According to attachment theory, people who had a secure bonding with their caregivers grow up to become secure in their relationships. This type usually finds relationships less exhausting and worthy of time and effort.

Those who didn’t have a secure bond with their caregivers will likely have an insecure attachment style. This insecure attachment style will manifest itself in feelings and behaviors that aim at protecting the person but they end up damaging or even sabotaging their relationships.

Those insecure types are usually: anxious and avoidants.

In brief, those anxiously attached are afraid of losing the connection. Those who are avoidants steer away from attachments and tirelessly seek independence, though they, too, deep down crave connection.

Although the bond we first have with our caregivers largely shape our attachment theory, it’s also believed that some genetic factors are involved in deciding our attachment style. However, as with many personality tendencies, we can develop and evolve to more secure versions of ourselves.

This is just a brief explanation and there is still a lot more, more to know about attachment theory. Here are a few books:

  • Attached: it directly addresses the attachment theory and talks just about it.
  • Hold Me Tight by Dr. Sue Johnson: is based on EFT (emotionally focused therapy). However, many of the ideas it discusses are based on attachment theory. I personally liked it more than attached because I believe it explained attachment theory and used it to improve relationships on a deeper level that attached didn’t touch on.

Locus of control

This one is very simple.

Yet, it can give you powerful insights about the way you look at the world.

The locus of control is about how the individuals assess how much control they have over what’s going on in their reality, and therefore how much responsibility they ought to take.

So, to the extent you believe you have control will you take on any responsibility for what is going on around you.

People here are divided into 2 categories: internalizers and externalizers.

Internalizers, as the name suggests, focus on their inner world and what they can do to make things better. They look within themselves and look for what they can fix to improve the situations. They have the tendency to take responsibility for everything, sometime in demoralizing ways where they end up fixing what’s isn’t theirs to fix.

Externalizers believe it’s an ‘external factor’ fault and responsibility. Hardly do they look within themselves and decide it’s them who should improve and fix things.

We have a tendency to be either one of them. That can be because of how we choose to act or it can even be because it’s just our nature. Generally, none is better than the other and we need them both of them in different situations.

Sure, we can think of this as a scale with extreme externalizes and extreme internalizers on both ends. By the way, both extremes suck. Within this scale, you are likely to discover how you deal with problems and how you act in the world.

From there, you can start being aware of your natural tendencies and how you can act in better ways.

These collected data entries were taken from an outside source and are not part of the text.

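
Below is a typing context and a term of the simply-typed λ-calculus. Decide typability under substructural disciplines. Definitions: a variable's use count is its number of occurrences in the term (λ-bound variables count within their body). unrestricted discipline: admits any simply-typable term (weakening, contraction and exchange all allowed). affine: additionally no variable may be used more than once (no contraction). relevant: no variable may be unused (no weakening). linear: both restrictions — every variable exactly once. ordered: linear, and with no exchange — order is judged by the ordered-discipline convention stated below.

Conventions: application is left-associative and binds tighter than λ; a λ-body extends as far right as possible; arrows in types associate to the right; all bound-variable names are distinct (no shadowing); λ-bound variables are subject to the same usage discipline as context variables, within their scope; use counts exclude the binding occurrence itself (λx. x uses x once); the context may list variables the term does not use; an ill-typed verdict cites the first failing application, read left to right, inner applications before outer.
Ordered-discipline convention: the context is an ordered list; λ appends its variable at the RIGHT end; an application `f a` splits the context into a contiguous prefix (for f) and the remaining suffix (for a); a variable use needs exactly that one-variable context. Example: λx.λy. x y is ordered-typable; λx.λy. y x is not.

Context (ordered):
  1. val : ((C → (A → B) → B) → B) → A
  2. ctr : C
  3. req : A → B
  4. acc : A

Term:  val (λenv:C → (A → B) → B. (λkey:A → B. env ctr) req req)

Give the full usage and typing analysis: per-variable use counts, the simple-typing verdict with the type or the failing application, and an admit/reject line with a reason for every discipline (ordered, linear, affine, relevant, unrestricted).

counts: val ×1, ctr ×1, req ×2, acc ×0, env (bound) ×1, key (bound) ×0
left-to-right use order: val, env, ctr, req, req
typing: well-typed — term : A
ordered ✗ (repeated use of req ×2; unused: acc, key — weakening required)
linear ✗ (repeated use of req ×2; unused: acc, key — weakening required)
affine ✗ (repeated use of req ×2)
relevant ✗ (unused: acc, key — weakening required)
unrestricted ✓ (simply typable at A; W, C, E all held)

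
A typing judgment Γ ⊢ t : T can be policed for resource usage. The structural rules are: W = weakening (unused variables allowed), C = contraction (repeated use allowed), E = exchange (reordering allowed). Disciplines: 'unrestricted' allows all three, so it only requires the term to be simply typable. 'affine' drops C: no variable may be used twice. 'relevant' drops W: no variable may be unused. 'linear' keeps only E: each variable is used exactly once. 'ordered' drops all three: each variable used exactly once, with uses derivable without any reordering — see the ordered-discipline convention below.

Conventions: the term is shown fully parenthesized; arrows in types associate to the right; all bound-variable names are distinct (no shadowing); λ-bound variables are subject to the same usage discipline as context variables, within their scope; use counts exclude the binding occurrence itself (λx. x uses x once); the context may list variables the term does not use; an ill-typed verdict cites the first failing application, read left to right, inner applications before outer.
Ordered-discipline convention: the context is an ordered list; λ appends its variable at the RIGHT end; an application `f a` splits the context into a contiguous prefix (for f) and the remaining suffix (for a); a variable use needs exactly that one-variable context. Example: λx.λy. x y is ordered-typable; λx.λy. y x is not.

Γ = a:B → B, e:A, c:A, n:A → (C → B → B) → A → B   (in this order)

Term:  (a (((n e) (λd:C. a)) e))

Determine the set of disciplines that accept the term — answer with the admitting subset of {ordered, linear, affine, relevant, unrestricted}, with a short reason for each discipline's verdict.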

The best resource I found for this was a book on immature parents and how to overcome the toxic environment they create. It contains a few chapters talking about externalizers and internalizers. The author links the concept to the topics of emotional maturity and dysfunctional parenting, but it can give you a good understanding of it.

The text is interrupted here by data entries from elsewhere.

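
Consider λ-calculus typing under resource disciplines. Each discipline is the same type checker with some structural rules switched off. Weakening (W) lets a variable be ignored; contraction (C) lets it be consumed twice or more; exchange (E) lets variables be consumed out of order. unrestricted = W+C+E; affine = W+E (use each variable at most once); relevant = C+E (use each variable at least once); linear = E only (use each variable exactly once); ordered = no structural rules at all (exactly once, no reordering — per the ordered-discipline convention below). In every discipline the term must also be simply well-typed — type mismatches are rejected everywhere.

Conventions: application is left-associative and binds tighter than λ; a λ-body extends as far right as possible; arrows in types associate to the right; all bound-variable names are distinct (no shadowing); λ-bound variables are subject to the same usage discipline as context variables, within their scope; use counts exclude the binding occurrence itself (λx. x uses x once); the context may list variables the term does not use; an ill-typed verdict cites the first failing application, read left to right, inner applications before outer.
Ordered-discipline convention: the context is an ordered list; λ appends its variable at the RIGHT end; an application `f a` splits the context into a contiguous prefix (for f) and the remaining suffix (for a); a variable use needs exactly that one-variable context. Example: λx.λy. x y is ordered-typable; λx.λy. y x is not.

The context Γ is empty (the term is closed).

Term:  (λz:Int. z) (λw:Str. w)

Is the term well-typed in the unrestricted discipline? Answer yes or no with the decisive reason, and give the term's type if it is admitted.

no — the type mismatch rejects it
counts: z [bound] ×1; w [bound] ×1
use order (left to right): z, w
typing: ill-typed: a function awaiting Int gets Str -> Str
per-discipline verdicts: ordered ✗ | linear ✗ | affine ✗ | relevant ✗ | unrestricted ✗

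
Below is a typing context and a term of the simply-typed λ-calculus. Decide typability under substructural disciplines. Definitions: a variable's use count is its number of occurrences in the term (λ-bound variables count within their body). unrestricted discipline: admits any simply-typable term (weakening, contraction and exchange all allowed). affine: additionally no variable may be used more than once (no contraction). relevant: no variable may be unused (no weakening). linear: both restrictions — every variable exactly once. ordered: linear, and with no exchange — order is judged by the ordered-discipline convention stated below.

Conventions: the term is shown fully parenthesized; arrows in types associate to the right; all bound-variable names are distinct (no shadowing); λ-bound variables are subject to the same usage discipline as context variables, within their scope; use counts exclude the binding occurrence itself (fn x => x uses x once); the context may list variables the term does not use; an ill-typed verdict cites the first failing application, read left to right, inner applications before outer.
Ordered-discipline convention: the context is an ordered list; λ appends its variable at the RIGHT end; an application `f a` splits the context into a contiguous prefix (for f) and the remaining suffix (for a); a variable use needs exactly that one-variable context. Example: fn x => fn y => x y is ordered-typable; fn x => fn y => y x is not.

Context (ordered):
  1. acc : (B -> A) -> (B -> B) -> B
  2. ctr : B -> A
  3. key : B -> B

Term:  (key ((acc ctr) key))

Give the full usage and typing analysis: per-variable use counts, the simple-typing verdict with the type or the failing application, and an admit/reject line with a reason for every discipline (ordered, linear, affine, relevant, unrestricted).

variable uses: acc: 1×, ctr: 1×, key: 2×
uses in reading order: key, acc, ctr, key
typing: ✓ — B
ordered: ✗ — key ×2 used more than once (contraction)
linear: ✗ — key ×2 used more than once (contraction)
affine: ✗ — key ×2 used more than once (contraction)
relevant: ✓ — none of acc, ctr, key goes unused
unrestricted: ✓ — type-checks (B) and nothing is barred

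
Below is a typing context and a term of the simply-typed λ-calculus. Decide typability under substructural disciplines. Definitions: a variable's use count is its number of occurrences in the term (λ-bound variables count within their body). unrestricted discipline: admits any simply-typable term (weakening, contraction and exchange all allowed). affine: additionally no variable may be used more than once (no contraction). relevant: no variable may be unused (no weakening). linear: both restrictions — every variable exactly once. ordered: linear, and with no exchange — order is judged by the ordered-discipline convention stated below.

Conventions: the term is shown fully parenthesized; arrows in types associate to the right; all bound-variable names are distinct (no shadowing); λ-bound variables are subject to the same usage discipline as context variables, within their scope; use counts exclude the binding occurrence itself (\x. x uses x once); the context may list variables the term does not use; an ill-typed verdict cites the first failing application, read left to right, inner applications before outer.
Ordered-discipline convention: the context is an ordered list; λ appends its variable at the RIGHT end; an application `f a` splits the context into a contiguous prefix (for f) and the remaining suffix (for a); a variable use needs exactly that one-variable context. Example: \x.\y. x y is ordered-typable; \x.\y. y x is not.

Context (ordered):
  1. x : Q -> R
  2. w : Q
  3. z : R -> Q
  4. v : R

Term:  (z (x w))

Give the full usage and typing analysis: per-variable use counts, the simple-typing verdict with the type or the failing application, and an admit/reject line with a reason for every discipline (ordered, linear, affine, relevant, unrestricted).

counts: x=1; w=1; z=1; v=0
left-to-right use order: z, x, w
typing: well-typed — term : Q
ordered ✗ (v left unused)
linear ✗ (v left unused)
affine ✓ (at most one use each (x, w, z, v))
relevant ✗ (v left unused)
unrestricted ✓ (simply typable at Q; W, C, E all held)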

Here’s the name of the book: Adult Children of Immature Parents. The chapters that talk about this concept are chapter 6 and the last part of chapter 5 .  

Self-understanding is a journey

And it can be an arduous one at times.

So, don’t think that you are going to reach a point where you have mastered self-understanding. Your ‘self’ will never cease to amaze and surprise you!

And that’s OK.

Make the goal not to reach full self-understanding, but to move away from being ignorant of yourself and oblivious to its nature. And whenever you are learning something new that can help you understand yourself, you are moving further away from ignorance. In other words, moving away from ignorance is more realistic and doable than reaching ultimate enlightenment and flawless understanding.